How far out are you willing to go?


You find designers anywhere nowadays. Instead of finding them in creative houses or agencies they’ll be found on start-ups, consultancies, working to in several other industries other than their own. From finance, insurance, healthcare to transport, you name it. Ultimately, they’ve taken themselves out of their comfort zone and now they can be found working alongside business people, developers, product managers and hopefully together with users too. Companies are realizing what value that designers can bring onboard.

This requires some adaptation. And no, not only from the companies' perspective. 

For designers not used to work in corporate or a non-creative environment, it can prove to be a challenge. You’re not working with a client anymore - like you would in an agency or as a freelance designer - you’re working for a company. There's new values to be learnt, objectives, targets, a new culture, but most importantly, a company is inserted in an industry of its own. The question is, how far out are you willing to go in order to understand it? How far out of your own subject are you willing to go to meet with the next subject closest to you?


Be design articulate

There's a lot to learn, but also a lot to demonstrate. Is your company design mature? If no, reach out. Use the right moments to explain why design is important. This means that, to kick off a designer-and-business relation you’re going to need to be able to articulate the importance of design so that your team becomes design-considerate.

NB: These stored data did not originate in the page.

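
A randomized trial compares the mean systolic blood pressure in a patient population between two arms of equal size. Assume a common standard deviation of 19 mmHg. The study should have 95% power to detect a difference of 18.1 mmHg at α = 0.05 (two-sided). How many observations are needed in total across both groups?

58 total

For two equal groups, n per group = 2·((z_{α/2} + z_β)·σ/δ)².
z_{α/2} = 1.960; z_β = 1.645 (power 95%).
n = 2 × (3.605 × 19 / 18.1)² = 2 × 14.32 = 28.64
Round up: n = 29 per group.
Total across both groups: 2 × 29 = 58.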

Be prepared. Prepare good design arguments to bring to meetings, get some of your peers onboard with you from developers to Product Managers. Get the ball running in terms of design conversations. It’s up to designers to take design with us wherever we go.

It takes time and effort to communicate the importance of design. It becomes your job nr. two, it's hard but communication is inherent to good design work.

Of course, sometimes you'll feel you're reaching dead-ends, you might have to face pointy eyebrows or even suspicious looks, but don't give up. Get people curious about the process by getting them onboard and soon they'll understand how you'll be able to help. Remember, it's all about understanding the context and enhancing collaboration. 


The industry is your new context

I worked in a consultancy for several years in a company which worked with very different markets. These subjects didn’t relate much to my interests directly yet indirectly it was everything I needed to experience.

Hearing tons of different subjects that I didn’t relate to, being present in all those meetings (tech, business, telecommunications, and banking meetings), hearing out how questions are asked and how questions are answered made my work much richer than another where I would receive a chewed briefing with no depth of the problem at hand. Going that far out into business helps clarify ideas for everyone. Where we are all on the same page.

Design work blended in with other subjects becomes more impactful than if it’s isolated.
In the end, design is never about design, it's about the subject being designed.

If designers want to start understanding businesses, they can start sketching out business models, ask questions to learn about the industries' vocabulary and apply it back to question the matters further. All these new business concepts will be useful to apply to your day-to-day design problems.

When we work in industry-driven companies our design context is the industry itself. How far out should you go? As far as you can until you have all context you need in order to make your design better.